Os fiéis da Igreja Católica expressam suas expectativas para o próximo papa, desejando que ele dê continuidade às reformas promovidas por Papa Francisco. As mudanças incluem uma maior inclusão e acolhimento de grupos marginalizados, como mulheres e pessoas LGBTQIAP+.
Bruno Henrique Nogueira Gomes, de Belo Horizonte, destaca a importância de diversificar a Igreja, especialmente com nomeações de cardeais e arcebispos de regiões como Ásia, América Latina e África. Ele espera que essa abertura se amplie. Pedro Paulo Oliveira Weizenmann, de Santos, enfatiza a necessidade de uma Igreja centrada na misericórdia, seguindo o exemplo de Jesus.
Ana Greenhalgh, de São Paulo, deseja que o novo papa reconheça a vulnerabilidade humana e conduza a Igreja a um acolhimento mais profundo. Robson de Oliveira, também de São Paulo, ressalta a importância de equilibrar tradição e modernidade para manter os fiéis e atrair novas gerações.

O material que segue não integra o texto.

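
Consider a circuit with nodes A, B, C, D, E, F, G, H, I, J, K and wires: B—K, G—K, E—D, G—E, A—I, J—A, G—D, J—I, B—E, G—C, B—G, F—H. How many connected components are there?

Starting from F we can reach F, H. That is one component of size 2.
Starting from A we can reach A, I, J. That is one component of size 3.
Starting from B we can reach B, C, D, E, G, K. That is one component of size 6.
Total: 3 components.

3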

Por outro lado, Lucas Sena Rodrigues, de Cotia, critica a abordagem de Francisco, pedindo um papa que priorize a doutrina e a salvação das almas, em vez de se concentrar em questões como mudanças climáticas. Keila Pitta Stefanelli, de São Paulo, espera que o sucessor mantenha a simplicidade e a atenção aos marginalizados.
Rafael Parente Herval da Silva, do Espírito Santo do Pinhal, almeja que o novo papa continue a discutir temas contemporâneos, como os direitos dos refugiados. Vladimir de Sales Nunes, de Petrolina, destaca que a Igreja deve se adaptar ao espírito do tempo sem renunciar às suas origens.
Dionísia de Jesus Brito, de Monte Santo, espera que o próximo pontífice considere a abolição do celibato, refletindo sobre a simplicidade e a compaixão que marcaram o papado de Francisco.